Under 18s are constantly told to take responsibility for themselves but have little agency navigating institutions. To make healthy, happy and well-informed citizens, young people must not be allowed to become spectators. If, as Wes Streeting claims, the 10 Year Health Plan will ‘put a megaphone to the mouth of every patient’ (5), it must make sure young people get a turn on the mic too.

 

Works Cited

  1. Dept. Health and Social Care, Prime Minister’s Office & 10 Downing St. Fit for the future: 10 Year Health Plan for England – Executive Summary. GOV.UK. [Online] 2025. [Cited: 7 July 2025.] https://assets.publishing.service.gov.uk/media/686639056569be0acf74db89/fit-for-the-future-10-year-health-plan-for-england-executive-summary.pdf.
  2. Taylor et al. Public satisfaction with the NHS and social care in 2024: Results from the British Social Attitudes Survey. The Nuffield Trust. 2 April 2025.
  3. NHS England. Youth-led decision making campaign . NHS England. [Online] 2022. [Cited: 8 July 2025.] https://www.england.nhs.uk/london/london-clinical-networks/our-networks/london-babies-children-and-young-peoples-transformation-team/youth-engagement-and-voice/youth-led-decision-making-campaign/.
  4. Care Quality Commission.

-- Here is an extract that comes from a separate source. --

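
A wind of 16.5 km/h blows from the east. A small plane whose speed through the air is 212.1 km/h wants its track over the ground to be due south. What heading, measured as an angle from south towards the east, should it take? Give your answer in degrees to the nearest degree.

4°

The wind pushes perpendicular to the desired track; the heading must have a component into the wind equal to 16.5 km/h: 212.1 sin θ = 16.5.
sin θ = 0.0778, so θ = 4.462°.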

Children and young people’s survey 2024 . Care Quality Commission. [Online] 2025. [Cited: 8 July 2025.] https://www.cqc.org.uk/publications/surveys/cyp.

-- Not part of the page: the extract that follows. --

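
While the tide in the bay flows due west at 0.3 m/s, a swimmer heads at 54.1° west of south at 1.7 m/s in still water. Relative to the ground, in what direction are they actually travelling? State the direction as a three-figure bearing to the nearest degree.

Taking east as x and north as y: velocity relative to the water = (-1.377, -0.997) m/s; the water relative to ground = (-0.300, 0.000) m/s.
Velocity relative to ground = (-1.377, -0.997) + (-0.300, 0.000) = (-1.677, -0.997) m/s.
Bearing = atan2(-1.68, -1.00) = 239.27° clockwise from north.

239°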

  5. Dept. Health and Social Care, Prime Minister’s Office & 10 Downing St. Fit for the Future: 10 Year Health Plan for England. [Online] 2025. [Cited: 8 July 2025.] assets.publishing.service.gov.uk/media/6866387fe6557c544c74db7a/fit-for-the-future-10-year-health-plan-for-england.pdf.
  6. Children’s Commissioner. https://www.childrenscommissioner.gov.uk/blog/putting-childrens-voices-at-the-heart-of-the-nhs-10-year-plan/.
  7. Arnold et al. Truly fit for the future? The 10 Year Health Plan Explained. The Kings Fund. 5 July 2025.